Okay. Thank you. Thank you. And there will be a winner that we’ll get, if that’s okay. Can we give a great, okay. Upon Rachel’s request, I have put this up. So how many of you think this isn’t the question for the answer? We’re going to do a stadium pitch challenge shortly, but how many of you think, or how many companies make it above a million in annual sales? What would you guess? 
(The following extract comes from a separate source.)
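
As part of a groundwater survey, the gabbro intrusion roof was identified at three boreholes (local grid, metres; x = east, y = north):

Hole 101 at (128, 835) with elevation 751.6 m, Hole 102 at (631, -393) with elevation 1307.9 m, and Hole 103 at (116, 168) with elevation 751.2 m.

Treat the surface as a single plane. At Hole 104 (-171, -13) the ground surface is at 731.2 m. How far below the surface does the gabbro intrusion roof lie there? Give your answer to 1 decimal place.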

[00:18:02] Yeah, percentage 65, 10, 4, 40 anybody else? Yeah. 8, 12, 25, 15. It is 5%. So 95% of companies will never make it to a million in annual sales. Of that, 0.08% will ever reach 5 million. Of that, 1.5% will ever reach 10 million and 0.004% will ever reach a hundred million. Oh yeah. It’s supposed to say a hundred million and beyond. 

[00:18:37] Can we give a congratulations for this team? For AvKARE and R&S. Amazing.  

[00:18:48] Amanda Holmes: I think I’m done. Oh, with one minute. 

[00:18:56] Oh my God. I can take a picture. Wait. Stay standing. That was awesome. Thank you.